Houses in our little, economically depressed Greater Johnstown are selling briskly, even with bidding wars that heretofore were limited to places with booming economies and housing markets. It’s part legitimate demand from people afraid the houses will cost more, and mortgage interest rates will be higher if they wait to buy.

There also seems to be a burgeoning industry here of buying houses now to re-sell down the line, often without even having lived in the dwelling in the interim.

This is behavior of the sort we used to read about having happened in Weimar Germany, in the midst of the hyperinflation in the wake of World War I that ran into the 1930s and brought a guy named Hitler to power.

You’ve seen the pictures of people burning the depreciated Weimar currency to keep warm because it was cheaper than buying wood. Perhaps you’ve read of German people rushing to stores after being paid to buy goods that would assuredly cost more tomorrow, even the next hour.

Commodity prices overall in the U.S. have seen their strongest start to a year in terms of rising prices since 1915. Lumber, gold, silver, copper, oil, natural gas, wheat, beef, chicken. You name it, it costs more than it did to start 2022.

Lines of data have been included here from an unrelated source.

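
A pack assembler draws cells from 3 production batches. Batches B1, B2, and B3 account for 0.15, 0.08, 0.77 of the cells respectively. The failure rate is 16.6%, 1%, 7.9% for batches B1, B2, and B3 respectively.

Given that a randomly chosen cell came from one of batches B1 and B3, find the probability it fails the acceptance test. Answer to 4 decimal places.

Let S = {B1, B3}.
P(S) = 0.15 + 0.77 = 0.92.
P(F ∩ S) = 0.166·0.15 + 0.079·0.77 = 0.0249 + 0.06083 = 0.08573.
P(F | S) = 0.08573 / 0.92 = 0.093185…

P(F|S) ≈ 0.0932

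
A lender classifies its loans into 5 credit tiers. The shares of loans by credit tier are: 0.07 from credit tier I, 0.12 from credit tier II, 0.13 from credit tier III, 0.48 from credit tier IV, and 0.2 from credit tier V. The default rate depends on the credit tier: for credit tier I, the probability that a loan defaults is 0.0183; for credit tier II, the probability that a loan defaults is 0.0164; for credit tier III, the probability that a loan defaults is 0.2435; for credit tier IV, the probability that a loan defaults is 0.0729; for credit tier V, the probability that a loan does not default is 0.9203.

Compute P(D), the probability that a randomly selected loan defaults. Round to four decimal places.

P(D|V) = 1 − 0.9203 = 0.0797.
By the law of total probability,
P(D) = P(D|I)·P(I) + P(D|II)·P(II) + P(D|III)·P(III) + P(D|IV)·P(IV) + P(D|V)·P(V)
      = 0.0183·0.07 + 0.0164·0.12 + 0.2435·0.13 + 0.0729·0.48 + 0.0797·0.2
      = 0.001281 + 0.001968 + 0.031655 + 0.034992 + 0.01594 = 0.085836

P(D) ≈ 0.0858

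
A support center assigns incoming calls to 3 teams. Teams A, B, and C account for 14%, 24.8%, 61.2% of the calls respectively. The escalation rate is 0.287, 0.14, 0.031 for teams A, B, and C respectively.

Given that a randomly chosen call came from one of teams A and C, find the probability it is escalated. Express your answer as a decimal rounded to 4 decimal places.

Let S = {A, C}.
P(S) = 0.14 + 0.612 = 0.752.
P(E ∩ S) = 0.287·0.14 + 0.031·0.612 = 0.04018 + 0.018972 = 0.059152.
P(E | S) = 0.059152 / 0.752 = 0.078660…

P(E|S) ≈ 0.0787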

Fertilizer prices are rising at a parabolic rate, which guarantees even higher prices for grains and meats that come from creatures who are fed grains.

Workers will demand more money to account for their increased costs, which will force companies to raise prices.

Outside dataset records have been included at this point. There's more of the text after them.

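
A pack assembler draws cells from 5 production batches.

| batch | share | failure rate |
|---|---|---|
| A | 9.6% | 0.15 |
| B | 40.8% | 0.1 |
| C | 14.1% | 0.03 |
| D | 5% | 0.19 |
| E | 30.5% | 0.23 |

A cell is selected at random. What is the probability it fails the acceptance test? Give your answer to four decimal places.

P(F) ≈ 0.1391

P(F) = P(F|A)·P(A) + P(F|B)·P(B) + P(F|C)·P(C) + P(F|D)·P(D) + P(F|E)·P(E)
      = 0.15·0.096 + 0.1·0.408 + 0.03·0.141 + 0.19·0.05 + 0.23·0.305
      = 0.0144 + 0.0408 + 0.00423 + 0.0095 + 0.07015 = 0.13908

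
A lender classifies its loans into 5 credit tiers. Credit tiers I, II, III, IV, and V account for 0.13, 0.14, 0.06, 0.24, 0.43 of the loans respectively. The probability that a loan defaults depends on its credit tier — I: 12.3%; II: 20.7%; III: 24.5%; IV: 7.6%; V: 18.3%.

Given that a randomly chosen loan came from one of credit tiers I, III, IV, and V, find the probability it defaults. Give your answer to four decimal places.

Let S = {I, III, IV, V}.
P(S) = 0.13 + 0.06 + 0.24 + 0.43 = 0.86.
P(D ∩ S) = 0.123·0.13 + 0.245·0.06 + 0.076·0.24 + 0.183·0.43 = 0.01599 + 0.0147 + 0.01824 + 0.07869 = 0.12762.
P(D | S) = 0.12762 / 0.86 = 0.148395…

0.1484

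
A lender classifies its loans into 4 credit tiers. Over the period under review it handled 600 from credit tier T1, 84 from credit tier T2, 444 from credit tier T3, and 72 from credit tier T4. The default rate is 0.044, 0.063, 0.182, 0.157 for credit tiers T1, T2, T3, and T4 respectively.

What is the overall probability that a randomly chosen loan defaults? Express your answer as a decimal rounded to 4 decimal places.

Total: 600 + 84 + 444 + 72 = 1200.
P(T1) = 600/1200 = 0.5. P(T2) = 84/1200 = 0.07. P(T3) = 444/1200 = 0.37. P(T4) = 72/1200 = 0.06.
By the law of total probability,
P(D) = P(D|T1)·P(T1) + P(D|T2)·P(T2) + P(D|T3)·P(T3) + P(D|T4)·P(T4)
      = 0.044·0.5 + 0.063·0.07 + 0.182·0.37 + 0.157·0.06
      = 0.022 + 0.00441 + 0.06734 + 0.00942 = 0.10317

0.1032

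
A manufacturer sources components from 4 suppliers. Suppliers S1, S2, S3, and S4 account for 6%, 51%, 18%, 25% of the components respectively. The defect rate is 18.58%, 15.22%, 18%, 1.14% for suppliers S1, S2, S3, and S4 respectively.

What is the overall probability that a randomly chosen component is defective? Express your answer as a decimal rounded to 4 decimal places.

P(D) ≈ 0.1240

Using total probability over the partition,
P(D) = P(D|S1)·P(S1) + P(D|S2)·P(S2) + P(D|S3)·P(S3) + P(D|S4)·P(S4)
      = 0.1858·0.06 + 0.1522·0.51 + 0.18·0.18 + 0.0114·0.25
      = 0.011148 + 0.077622 + 0.0324 + 0.00285 = 0.12402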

It’s called a wage-price inflationary spiral and we all lose, especially those who have saved money to carry themselves through retirement.

Genius Joe Biden finally is becoming aware of inflation and wants companies not to raise prices; just eat the losses they are incurring from higher commodity costs.

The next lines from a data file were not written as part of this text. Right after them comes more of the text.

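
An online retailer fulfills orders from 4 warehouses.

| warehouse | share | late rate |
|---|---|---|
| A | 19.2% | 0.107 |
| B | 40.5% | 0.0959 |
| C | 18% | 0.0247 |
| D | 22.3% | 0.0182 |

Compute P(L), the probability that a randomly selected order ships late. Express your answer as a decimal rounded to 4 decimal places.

By the law of total probability,
P(L) = P(L|A)·P(A) + P(L|B)·P(B) + P(L|C)·P(C) + P(L|D)·P(D)
      = 0.107·0.192 + 0.0959·0.405 + 0.0247·0.18 + 0.0182·0.223
      = 0.020544 + 0.0388395 + 0.004446 + 0.0040586 = 0.0678881

0.0679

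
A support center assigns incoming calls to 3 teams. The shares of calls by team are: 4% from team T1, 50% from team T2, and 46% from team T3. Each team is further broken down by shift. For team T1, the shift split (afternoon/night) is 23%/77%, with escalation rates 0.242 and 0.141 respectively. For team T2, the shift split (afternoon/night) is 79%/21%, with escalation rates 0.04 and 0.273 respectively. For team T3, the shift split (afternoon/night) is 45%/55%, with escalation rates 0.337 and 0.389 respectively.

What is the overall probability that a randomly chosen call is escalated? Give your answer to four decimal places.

P(E) ≈ 0.2192

P(E|T1) = 0.23·0.242 + 0.77·0.141 = 0.05566 + 0.10857 = 0.16423
P(E|T2) = 0.79·0.04 + 0.21·0.273 = 0.0316 + 0.05733 = 0.08893
P(E|T3) = 0.45·0.337 + 0.55·0.389 = 0.15165 + 0.21395 = 0.3656
Then overall,
P(E) = 0.04·0.16423 + 0.5·0.08893 + 0.46·0.3656
      = 0.0065692 + 0.044465 + 0.168176 = 0.2192102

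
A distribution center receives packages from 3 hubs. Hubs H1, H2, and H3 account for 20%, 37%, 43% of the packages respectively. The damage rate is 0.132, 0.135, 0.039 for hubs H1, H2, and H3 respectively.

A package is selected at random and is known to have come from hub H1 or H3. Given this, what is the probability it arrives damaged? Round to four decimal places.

P(D|S) ≈ 0.0685

Let S = {H1, H3}.
P(S) = 0.2 + 0.43 = 0.63.
P(D ∩ S) = 0.132·0.2 + 0.039·0.43 = 0.0264 + 0.01677 = 0.04317.
P(D | S) = 0.04317 / 0.63 = 0.068524…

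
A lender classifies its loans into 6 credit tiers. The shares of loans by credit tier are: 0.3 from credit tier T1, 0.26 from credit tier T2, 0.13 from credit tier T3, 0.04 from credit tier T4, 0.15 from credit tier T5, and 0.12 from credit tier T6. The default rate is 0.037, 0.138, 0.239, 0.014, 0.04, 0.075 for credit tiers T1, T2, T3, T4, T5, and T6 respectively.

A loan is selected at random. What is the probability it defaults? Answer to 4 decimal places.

Using total probability over the partition,
P(D) = P(D|T1)·P(T1) + P(D|T2)·P(T2) + P(D|T3)·P(T3) + P(D|T4)·P(T4) + P(D|T5)·P(T5) + P(D|T6)·P(T6)
      = 0.037·0.3 + 0.138·0.26 + 0.239·0.13 + 0.014·0.04 + 0.04·0.15 + 0.075·0.12
      = 0.0111 + 0.03588 + 0.03107 + 0.00056 + 0.006 + 0.009 = 0.09361

0.0936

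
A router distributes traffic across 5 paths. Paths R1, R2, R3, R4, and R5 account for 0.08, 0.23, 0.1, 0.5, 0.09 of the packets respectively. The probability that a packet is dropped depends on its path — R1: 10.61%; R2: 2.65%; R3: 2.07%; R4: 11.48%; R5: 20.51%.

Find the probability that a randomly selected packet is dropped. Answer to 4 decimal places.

P(L) ≈ 0.0925

Using total probability over the partition,
P(L) = P(L|R1)·P(R1) + P(L|R2)·P(R2) + P(L|R3)·P(R3) + P(L|R4)·P(R4) + P(L|R5)·P(R5)
      = 0.1061·0.08 + 0.0265·0.23 + 0.0207·0.1 + 0.1148·0.5 + 0.2051·0.09
      = 0.008488 + 0.006095 + 0.00207 + 0.0574 + 0.018459 = 0.092512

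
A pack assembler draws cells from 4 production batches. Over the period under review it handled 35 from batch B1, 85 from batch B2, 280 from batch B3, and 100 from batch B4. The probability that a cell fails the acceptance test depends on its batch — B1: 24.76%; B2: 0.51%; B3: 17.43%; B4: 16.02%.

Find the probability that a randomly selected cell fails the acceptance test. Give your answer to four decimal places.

P(F) ≈ 0.1478

Total: 35 + 85 + 280 + 100 = 500.
P(B1) = 35/500 = 0.07. P(B2) = 85/500 = 0.17. P(B3) = 280/500 = 0.56. P(B4) = 100/500 = 0.2.
By the law of total probability,
P(F) = P(F|B1)·P(B1) + P(F|B2)·P(B2) + P(F|B3)·P(B3) + P(F|B4)·P(B4)
      = 0.2476·0.07 + 0.0051·0.17 + 0.1743·0.56 + 0.1602·0.2
      = 0.017332 + 0.000867 + 0.097608 + 0.03204 = 0.147847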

You can hear the rumble of cries for price controls, in which companies are forbidden by the government from raising prices. This leads to less production, further shortages and . . . more inflation.

Such controls didn’t work for Richard Nixon in 1971 and they won’t work for Biden in 2022.

I can only hope the moronic crowd who overlooked candidate Biden’s demonstrable shortcomings and voted for him if only to get rid of Trump, are suffering big economically now that THEIR guy is in office.

Unfortunately, many innocents are suffering, too. That suffering is virtually guaranteed to worsen.

No, a cessation of Russian-Ukrainian hostilities won’t solve the problem, other than a possible short-term relief hiatus. There is, at this point, no obvious long-term solution short of an economic miracle.

Nations around the world have spent too much money that they do not have, incurring onerous debt burdens. They have legislated businesses into fiscal straitjackets, as with Biden’s anti-carbon fuels handiwork.

They have punished the economic producers and rewarded those who would take a free ride on the efforts of those producers.

Now they are reaping what they have sowed. And all of us are just along for the unpleasant ride.